昭和34年(1959年)創刊の総合週刊誌「週刊文春」の紹介サイトです。最新号やバックナンバーから、いくつか記事を掲載していきます。各号の目次や定期購読のご案内も掲載しています。

2017/12/04

 1「日本人の基準」に気を付ける――「肉の食べ過ぎに注意」の逆説

 先ほど、この章では世界規模の研究と、日本人を対象にした調査を元に、食事とがんの関連性を述べていくと書きました。世界規模の研究結果があるなら、それを日本人に当てはめればいいのではないかと考える人もいるでしょう。しかし、この分野はそう簡単には行かないのです。 

 たとえば、欧米人を対象とした調査では、赤肉(赤身の肉という意味ではなく、ウシ、ブタ、ヒツジなどの四足の動物の肉)は大腸がんのリスクを高めるという結果が出ています。 

©iStock.com

 しかし、これをそのまま鵜呑みにするのは早計です。なぜならこの調査の対象のほとんどが「欧米人」に限定されているからです。たしかに日本人でも欧米人並みに沢山食べれば、大腸がんのリスクは高くなるという研究結果はありますが、通常、日本人はそれほど肉を食べていないのです。 

 身長と体重から肥満度を算出するBMI(ボディ・マス・インデックス)という指数があります。日本ではこの指数で25を超えると「肥満」と定義していますが、WHO(世界保健機関)では25以上を「過体重」とし、30を超えて初めて「肥満」と呼ぶことになっています。 

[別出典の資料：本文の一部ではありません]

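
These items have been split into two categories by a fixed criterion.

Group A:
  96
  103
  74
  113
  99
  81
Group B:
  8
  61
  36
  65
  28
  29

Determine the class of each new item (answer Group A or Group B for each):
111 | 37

Group A, Group B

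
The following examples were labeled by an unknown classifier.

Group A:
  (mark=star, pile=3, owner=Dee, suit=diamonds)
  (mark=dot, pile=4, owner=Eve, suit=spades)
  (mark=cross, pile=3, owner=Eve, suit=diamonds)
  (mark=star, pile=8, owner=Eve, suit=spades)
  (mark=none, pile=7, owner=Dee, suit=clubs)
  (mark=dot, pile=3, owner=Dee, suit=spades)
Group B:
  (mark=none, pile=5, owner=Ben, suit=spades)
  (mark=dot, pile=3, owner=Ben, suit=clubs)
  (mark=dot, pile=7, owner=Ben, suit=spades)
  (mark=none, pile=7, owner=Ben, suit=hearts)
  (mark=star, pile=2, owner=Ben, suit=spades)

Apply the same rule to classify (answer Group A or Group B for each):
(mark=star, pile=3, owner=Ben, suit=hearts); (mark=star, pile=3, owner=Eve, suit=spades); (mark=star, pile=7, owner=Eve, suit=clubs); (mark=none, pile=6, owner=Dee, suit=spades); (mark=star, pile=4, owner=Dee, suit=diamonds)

Comparing the two groups points to one rule — owner is not Ben.
(mark=star, pile=3, owner=Ben, suit=hearts) — owner is Ben, hence Group B. (mark=star, pile=3, owner=Eve, suit=spades) — owner is Eve, hence Group A. (mark=star, pile=7, owner=Eve, suit=clubs) — owner is Eve, hence Group A. (mark=none, pile=6, owner=Dee, suit=spades) — owner is Dee, hence Group A. (mark=star, pile=4, owner=Dee, suit=diamonds) — owner is Dee, hence Group A.

Group B, Group A, Group A, Group A, Group A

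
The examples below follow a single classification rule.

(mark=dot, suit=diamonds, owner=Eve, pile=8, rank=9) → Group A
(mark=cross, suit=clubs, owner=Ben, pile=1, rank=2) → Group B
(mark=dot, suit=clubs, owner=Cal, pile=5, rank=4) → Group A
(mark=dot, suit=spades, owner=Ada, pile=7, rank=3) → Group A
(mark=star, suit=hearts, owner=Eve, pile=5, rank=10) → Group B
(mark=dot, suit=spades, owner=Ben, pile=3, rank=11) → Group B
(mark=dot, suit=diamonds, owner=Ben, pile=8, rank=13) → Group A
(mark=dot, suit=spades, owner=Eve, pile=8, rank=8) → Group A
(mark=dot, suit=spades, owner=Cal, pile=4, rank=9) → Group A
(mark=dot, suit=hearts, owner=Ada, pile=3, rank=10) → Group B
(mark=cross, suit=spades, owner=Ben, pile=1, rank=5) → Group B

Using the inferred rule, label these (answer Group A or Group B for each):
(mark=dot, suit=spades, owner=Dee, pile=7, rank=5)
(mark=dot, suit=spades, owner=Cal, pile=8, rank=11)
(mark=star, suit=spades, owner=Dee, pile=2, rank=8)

Every 'Group A' example satisfies: mark is dot AND pile ≥ 4. None of the 'Group B' examples do.
(mark=dot, suit=spades, owner=Dee, pile=7, rank=5) — mark is dot, pile = 7, hence Group A. (mark=dot, suit=spades, owner=Cal, pile=8, rank=11) — mark is dot, pile = 8, hence Group A. (mark=star, suit=spades, owner=Dee, pile=2, rank=8) — mark is star, pile = 2, hence Group B.

Group A, Group A, Group B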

 これは、欧米人で「BMI25以上」は決して珍しくなく、アメリカでは70パーセント以上の人がこの範疇に収まってしまうからです。 

 ちなみに日本人でBMIが30を超えるのは全体の3%程度に過ぎません。 

 そんな肥満度や体格、日頃の食生活の違いを度外視して、海外の研究結果を日本人に当てはめるのは、正確性に乏しいだけでなく、逆に健康被害を招きかねないという危険な側面さえ持っているのです。 

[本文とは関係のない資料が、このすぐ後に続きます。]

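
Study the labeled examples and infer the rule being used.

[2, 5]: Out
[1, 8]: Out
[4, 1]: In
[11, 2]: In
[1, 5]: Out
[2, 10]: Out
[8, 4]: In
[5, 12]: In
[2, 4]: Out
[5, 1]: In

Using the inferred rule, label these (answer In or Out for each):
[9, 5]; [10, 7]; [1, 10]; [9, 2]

In, In, Out, In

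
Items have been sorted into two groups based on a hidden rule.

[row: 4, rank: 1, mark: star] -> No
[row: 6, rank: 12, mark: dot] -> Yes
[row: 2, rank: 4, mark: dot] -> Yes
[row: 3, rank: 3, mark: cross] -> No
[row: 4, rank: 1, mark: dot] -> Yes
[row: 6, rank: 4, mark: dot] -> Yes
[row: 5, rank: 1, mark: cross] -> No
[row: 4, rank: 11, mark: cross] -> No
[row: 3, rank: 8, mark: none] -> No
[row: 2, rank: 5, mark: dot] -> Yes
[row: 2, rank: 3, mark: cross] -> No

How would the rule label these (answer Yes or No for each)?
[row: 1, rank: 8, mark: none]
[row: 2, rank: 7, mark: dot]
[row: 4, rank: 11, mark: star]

All 'Yes' examples share one property — mark is dot — and every 'No' example lacks it.
[row: 1, rank: 8, mark: none]: mark is none, fails this test → No. [row: 2, rank: 7, mark: dot]: mark is dot, satisfies this → Yes. [row: 4, rank: 11, mark: star]: mark is star, fails this test → No.

No, Yes, No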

 基本的に肥満傾向にあるアメリカ人が肉食を控えたほうがいいのは事実です。彼らが真剣に肥満対策を実践すれば、それだけでがんのリスクは大幅に低下することでしょう。 

 しかし、元々欧米人ほど赤肉を食べていない日本を含むアジア人を対象に研究を進めてみると、逆に積極的に肉を食べている人のほうが、あまり肉を食べない人よりも病気になるリスクが低いという調査結果も出ています。がん以外の病気でも、特に日本人が気にしている血管系の病気において、その傾向が顕著です。